"Wit and looks may be helpful, but all these are utterly useless unless you have what I may call the magic key."
"And what is that?"
"Notoriety, sir."
"For what?"
"For anything that will serve to lift you out of the ruck—to set you above the throng,—you must be one apart—an original."
"Originality is divine!" said Barnabas.
"More or less, sir," added Peterby, "for it is very easily achieved. Lord Alvanly managed it with apricot tarts; Lord Petersham with snuff-boxes; Mr.

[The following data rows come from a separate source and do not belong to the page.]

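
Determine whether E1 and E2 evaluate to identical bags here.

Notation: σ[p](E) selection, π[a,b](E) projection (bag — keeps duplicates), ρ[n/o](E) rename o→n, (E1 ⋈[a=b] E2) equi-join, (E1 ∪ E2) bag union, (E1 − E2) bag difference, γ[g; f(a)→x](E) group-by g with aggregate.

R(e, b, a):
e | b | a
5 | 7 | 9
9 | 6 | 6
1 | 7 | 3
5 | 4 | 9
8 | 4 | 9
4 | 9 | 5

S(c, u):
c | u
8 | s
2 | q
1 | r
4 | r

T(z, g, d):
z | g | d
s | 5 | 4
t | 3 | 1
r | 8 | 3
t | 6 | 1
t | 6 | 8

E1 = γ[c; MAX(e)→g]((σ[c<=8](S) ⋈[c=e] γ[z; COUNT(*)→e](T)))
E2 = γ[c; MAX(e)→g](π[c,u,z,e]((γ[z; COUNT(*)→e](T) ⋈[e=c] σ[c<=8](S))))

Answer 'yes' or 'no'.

E1 stepwise |·|:
  S → 4
  σ[c<=8](S) → 4
  T → 5
  γ[z; COUNT(*)→e](T) → 3
  (σ[c<=8](S) ⋈[c=e] γ[z; COUNT(*)→e](T)) → 2
  γ[c; MAX(e)→g]((σ[c<=8](S) ⋈[c=e] γ[z; COUNT(*)→e](T))) → 1
E2 stepwise |·|:
  T → 5
  γ[z; COUNT(*)→e](T) → 3
  S → 4
  σ[c<=8](S) → 4
  (γ[z; COUNT(*)→e](T) ⋈[e=c] σ[c<=8](S)) → 2
  π[c,u,z,e]((γ[z; COUNT(*)→e](T) ⋈[e=c] σ[c<=8](S))) → 2
  γ[c; MAX(e)→g](π[c,u,z,e]((γ[z; COUNT(*)→e](T) ⋈[e=c] σ[c<=8](S)))) → 1

E1 and E2 produce the same multiset:
c | g
1 | 1

yes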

Mackinnon by his agility in climbing round drawing-rooms on the furniture; Jockey of Norfolk by consuming a vast number of beef-steaks, one after the other; Sir George Cassilis, who was neither rich nor handsome nor witty, by being insolent; Sir John Lade by dressing like a stagecoach-man, and driving like the devil; Sir George Skeffington by inventing a new color and writing bad plays; and I could name you many others beside—"
"Why then, Peterby—what of Sir Mortimer Carnaby?"
"He managed it by going into the ring with Jack Fearby, the 'Young Ruffian,' and beating him in twenty-odd rounds for one thing, and winning a cross-country race—"
"Ha!" exclaimed Barnabas, "a race!" and so he fell to staring up at the ceiling again.